Italy Joins The Worldwide Halal Food Explosion

The Colosseum
The Colosseum in Rome. Officials met in Rome last week to discuss promoting Italy as a hub for halal food in the region. Wikipedia Commons

Italy is known all over the world for its fine cuisine, which is studied, admired and imitated. So when dozens of international state representatives gathered in Rome last week, it was quite naturally to talk about food and also Islamic law.

At the World Halal Food Council, leaders from 57 states of the Organization for Islamic Cooperation met in Italy for the first time, and pronounced plans to make the country a hub for Shariah-compliant food production in the region. Italy is just the latest non-Muslim majority country to notice the potential of a market that’s growing more than 15 percent every year.

“We are willing to invest in Italy, which we want to see become the hub of the halal market in the Mediterranean,” Saudi sheik Fahah Alared, a member of the Committee for Islamization of Banks, said in a statement.

“Malaysia, the largest halal market in the world, will make its experience available to Italy, which will become the leading halal hub in Europe,” he added.  

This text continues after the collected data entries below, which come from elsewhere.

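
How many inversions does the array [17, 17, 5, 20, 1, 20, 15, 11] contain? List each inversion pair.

Finding inversions in [17, 17, 5, 20, 1, 20, 15, 11]:

(0, 2): arr[0]=17 > arr[2]=5
(0, 4): arr[0]=17 > arr[4]=1
(0, 6): arr[0]=17 > arr[6]=15
(0, 7): arr[0]=17 > arr[7]=11
(1, 2): arr[1]=17 > arr[2]=5
(1, 4): arr[1]=17 > arr[4]=1
(1, 6): arr[1]=17 > arr[6]=15
(1, 7): arr[1]=17 > arr[7]=11
(2, 4): arr[2]=5 > arr[4]=1
(3, 4): arr[3]=20 > arr[4]=1
(3, 6): arr[3]=20 > arr[6]=15
(3, 7): arr[3]=20 > arr[7]=11
(5, 6): arr[5]=20 > arr[6]=15
(5, 7): arr[5]=20 > arr[7]=11
(6, 7): arr[6]=15 > arr[7]=11

Total inversions: 15

The array has 15 inversion(s): (0,2), (0,4), (0,6), (0,7), (1,2), (1,4), (1,6), (1,7), (2,4), (3,4), (3,6), (3,7), (5,6), (5,7), (6,7). Each pair (i,j) satisfies i < j and arr[i] > arr[j].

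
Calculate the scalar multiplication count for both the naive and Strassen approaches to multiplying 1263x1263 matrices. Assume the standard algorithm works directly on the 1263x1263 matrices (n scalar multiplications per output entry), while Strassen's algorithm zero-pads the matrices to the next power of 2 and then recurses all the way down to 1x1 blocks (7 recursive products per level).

Matrix multiplication for 1263x1263 matrices:

Strassen's algorithm requires power-of-2 dimensions. Pad 1263x1263 to 2048x2048 (next power of 2).

Standard algorithm: 1263^3 = 2014698447 multiplications
Strassen's algorithm: 7^(log2(2048)) = 7^11 = 1977326743 multiplications
Savings: 2014698447 - 1977326743 = 37371704 multiplications

Standard: 2014698447 multiplications (1263^3). Strassen: 1977326743 multiplications (7^11, after padding to 2048x2048). Strassen reduces 8 recursive multiplications to 7 at each level.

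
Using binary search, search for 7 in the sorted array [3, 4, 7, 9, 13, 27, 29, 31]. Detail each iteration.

Binary search for 7 in [3, 4, 7, 9, 13, 27, 29, 31]:

lo=0, hi=7, mid=3, arr[mid]=9 -> 9 > 7, search left half
lo=0, hi=2, mid=1, arr[mid]=4 -> 4 < 7, search right half
lo=2, hi=2, mid=2, arr[mid]=7 -> Found target at index 2!

Binary search finds 7 at index 2 after 3 comparisons. The search repeatedly halves the search space by comparing with the middle element.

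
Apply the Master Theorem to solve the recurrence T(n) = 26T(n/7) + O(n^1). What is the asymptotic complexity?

Master Theorem for T(n) = 26T(n/7) + O(n^1):

a = 26, b = 7, c = 1
log_b(a) = log_7(26) = 1.6743

Case 1: c = 1 < log_7(26) = 1.6743
T(n) = O(n^(log_7 26))

For T(n) = 26T(n/7) + O(n^1): log_7(26) = 1.6743. This is Case 1 of the Master Theorem (c < log_b(a), work dominated by leaves), giving O(n^(log_7 26)).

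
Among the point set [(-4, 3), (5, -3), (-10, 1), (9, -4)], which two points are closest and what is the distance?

Computing all pairwise distances among 4 points:

d((-4, 3), (5, -3)) = 10.8167
d((-4, 3), (-10, 1)) = 6.3246
d((-4, 3), (9, -4)) = 14.7648
d((5, -3), (-10, 1)) = 15.5242
d((5, -3), (9, -4)) = 4.1231 <-- minimum
d((-10, 1), (9, -4)) = 19.6469

Closest pair: (5, -3) and (9, -4) with distance 4.1231

The closest pair is (5, -3) and (9, -4) with Euclidean distance 4.1231. For 4 points, brute-force pairwise comparison is shown above. For large n, the divide-and-conquer algorithm (sort by x, recurse on halves, check the dividing strip) achieves O(n log n).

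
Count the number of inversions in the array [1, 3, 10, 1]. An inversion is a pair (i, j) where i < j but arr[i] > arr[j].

Finding inversions in [1, 3, 10, 1]:

(1, 3): arr[1]=3 > arr[3]=1
(2, 3): arr[2]=10 > arr[3]=1

Total inversions: 2

The array has 2 inversion(s): (1,3), (2,3). Each pair (i,j) satisfies i < j and arr[i] > arr[j].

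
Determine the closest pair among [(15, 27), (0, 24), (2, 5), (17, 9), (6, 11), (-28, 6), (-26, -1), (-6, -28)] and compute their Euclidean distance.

Computing all pairwise distances among 8 points:

d((15, 27), (0, 24)) = 15.2971
d((15, 27), (2, 5)) = 25.5539
d((15, 27), (17, 9)) = 18.1108
d((15, 27), (6, 11)) = 18.3576
d((15, 27), (-28, 6)) = 47.8539
d((15, 27), (-26, -1)) = 49.6488
d((15, 27), (-6, -28)) = 58.8727
d((0, 24), (2, 5)) = 19.105
d((0, 24), (17, 9)) = 22.6716
d((0, 24), (6, 11)) = 14.3178
d((0, 24), (-28, 6)) = 33.2866
d((0, 24), (-26, -1)) = 36.0694
d((0, 24), (-6, -28)) = 52.345
d((2, 5), (17, 9)) = 15.5242
d((2, 5), (6, 11)) = 7.2111 <-- minimum
d((2, 5), (-28, 6)) = 30.0167
d((2, 5), (-26, -1)) = 28.6356
d((2, 5), (-6, -28)) = 33.9559
d((17, 9), (6, 11)) = 11.1803
d((17, 9), (-28, 6)) = 45.0999
d((17, 9), (-26, -1)) = 44.1475
d((17, 9), (-6, -28)) = 43.566
d((6, 11), (-28, 6)) = 34.3657
d((6, 11), (-26, -1)) = 34.176
d((6, 11), (-6, -28)) = 40.8044
d((-28, 6), (-26, -1)) = 7.2801
d((-28, 6), (-6, -28)) = 40.4969
d((-26, -1), (-6, -28)) = 33.6006

Closest pair: (2, 5) and (6, 11) with distance 7.2111

The closest pair is (2, 5) and (6, 11) with Euclidean distance 7.2111. For 8 points, brute-force pairwise comparison is shown above. For large n, the divide-and-conquer algorithm (sort by x, recurse on halves, check the dividing strip) achieves O(n log n).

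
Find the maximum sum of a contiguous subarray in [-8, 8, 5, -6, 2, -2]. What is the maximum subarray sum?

Using Kadane's algorithm on [-8, 8, 5, -6, 2, -2]:

Scanning through the array:
Position 1 (value 8): max_ending_here = 8, max_so_far = 8
Position 2 (value 5): max_ending_here = 13, max_so_far = 13
Position 3 (value -6): max_ending_here = 7, max_so_far = 13
Position 4 (value 2): max_ending_here = 9, max_so_far = 13
Position 5 (value -2): max_ending_here = 7, max_so_far = 13

Maximum subarray: [8, 5]
Maximum sum: 13

The maximum subarray is [8, 5] with sum 13. This subarray runs from index 1 to index 2.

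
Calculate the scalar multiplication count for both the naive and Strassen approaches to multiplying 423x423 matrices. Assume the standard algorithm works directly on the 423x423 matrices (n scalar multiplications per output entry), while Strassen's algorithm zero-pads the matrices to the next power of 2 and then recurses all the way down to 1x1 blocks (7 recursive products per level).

Matrix multiplication for 423x423 matrices:

Strassen's algorithm requires power-of-2 dimensions. Pad 423x423 to 512x512 (next power of 2).

Standard algorithm: 423^3 = 75686967 multiplications
Strassen's algorithm: 7^(log2(512)) = 7^9 = 40353607 multiplications
Savings: 75686967 - 40353607 = 35333360 multiplications

Standard: 75686967 multiplications (423^3). Strassen: 40353607 multiplications (7^9, after padding to 512x512). Strassen reduces 8 recursive multiplications to 7 at each level.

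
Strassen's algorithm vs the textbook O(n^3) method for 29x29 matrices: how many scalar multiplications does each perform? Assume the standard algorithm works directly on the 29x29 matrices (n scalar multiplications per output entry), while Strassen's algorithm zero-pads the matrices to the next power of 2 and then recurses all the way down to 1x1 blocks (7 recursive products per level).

Matrix multiplication for 29x29 matrices:

Strassen's algorithm requires power-of-2 dimensions. Pad 29x29 to 32x32 (next power of 2).

Standard algorithm: 29^3 = 24389 multiplications
Strassen's algorithm: 7^(log2(32)) = 7^5 = 16807 multiplications
Savings: 24389 - 16807 = 7582 multiplications

Standard: 24389 multiplications (29^3). Strassen: 16807 multiplications (7^5, after padding to 32x32). Strassen reduces 8 recursive multiplications to 7 at each level.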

To be classified as halal, food products must conform to standards of Islamic law, or Shariah, a concept similar to the Jewish dietary law of kosher. Halal must not contain any pork or alcohol products, and all livestock must be slaughtered in a specific way that involves a quick cut of the throat while the animal is alive, meant to be a quick and humane method.

Shariah rules can also be applied to other products such as clothing, medicine and cosmetics.  

The industry is now worth billions worldwide and is growing fast.   

A few hundred Italian companies are already halal certified. If the country is to become such a center, expansion will be done through Islamic finance, an industry worth $1.7 trillion last year and growing at more than 17 percent annually, according to a report from Ernst & Young

The world’s Muslim population is estimated to be around 1.6 billion, with a majority observing the rules of halal.  

Though Islamic countries are still top producers, non-Muslim states are getting in on the opportunity.  

Brazil for instance, is the world’s second largest exporter of meat to Muslim countries, topped only by the United States.

“Food business is big business,” Mark Napier, director of an annual food trade show based in Dubai, told the Associated Press last month. 

“Producers are increasingly aware of the need for halal standards and certification and bringing that to the fore of their export promotions,” he said.